The muscles of respiration perform with ease so long as the air has access to the lungs through the normal passage, viz., the trachea. While the principle of the thoracic pneumatic apparatus remains underanged, the motor powers perform their functions capably. The physical or pneumatic power acts in obedience to the vital or muscular power, while both stand in equilibrium; but the ascendancy of the one over the other deranges the whole thoracic machine. When the glottis closes by muscular spasm and excludes the external air, the respiratory muscles cease to exert a motor power upon the pulmonary cavity; their united efforts cannot cause a vacuum in thoracic space in opposition to the pressure of the external air. When, in addition to the natural opening of the glottis, a false opening is made in the side at the point K, the air within the lung at I, and external to it in the now open pleural cavity, will stand in equilibrio; the lung will collapse as having no muscular power by which to dilate itself, and the thoracic dilator muscles will cease to affect the capacity of the lung, so long as by their action in expanding the thoracic walls, the air gains access through the side to the pleural sac external to the lung.
Whether the air be admitted into the pleural sac, by an opening made in the side from without, or by an opening in the lung itself, the mechanical principle of the respiratory apparatus will be equally deranged. Pneumo-thorax will be the result of either lesion; and by the accumulation of air in the pleura the lung will suffer pressure. This pressure will be permanent so long as the air has no egress from the cavity of the pleura.

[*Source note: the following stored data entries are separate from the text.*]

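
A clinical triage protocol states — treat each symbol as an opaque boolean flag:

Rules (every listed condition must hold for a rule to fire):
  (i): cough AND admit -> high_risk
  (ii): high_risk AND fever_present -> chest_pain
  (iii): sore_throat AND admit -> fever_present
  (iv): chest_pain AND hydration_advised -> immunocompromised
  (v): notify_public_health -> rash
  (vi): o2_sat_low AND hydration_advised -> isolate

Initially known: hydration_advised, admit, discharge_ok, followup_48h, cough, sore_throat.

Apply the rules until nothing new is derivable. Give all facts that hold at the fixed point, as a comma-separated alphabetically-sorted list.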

The permanent distention of the thoracic cavity, caused by the accumulation of air in the pleural sac, or by the diffusion of air through the interlobular cellular tissue consequent on a wound of the lung itself, will equally obstruct the breathing; and though the situation of the accumulated air is in fact anatomically different in both cases, yet the effect produced is similar. Interlobular pressure and interpleural pressure result in the same thing, viz., the permanent retention of the air external to the pulmonary cells, which, in the former case, are collapsed individually; and, in the latter case, in the mass. Though the emphysematous lung is distended to a size equal to the healthy lung in deep inspiration, yet we know that emphysematous distention, being produced by extrabronchial air accumulation, is, in fact, obstructive to the respiratory act. The emphysematous lung will, in the same manner as the distended pleural sac, depress the diaphragm and render the thoracic muscles inoperative. The foregoing observations have been made in reference to the effect of wounds of the thorax, the proper treatment of which will be obviously suggested by our knowledge of the state of the contained organs which have suffered lesion.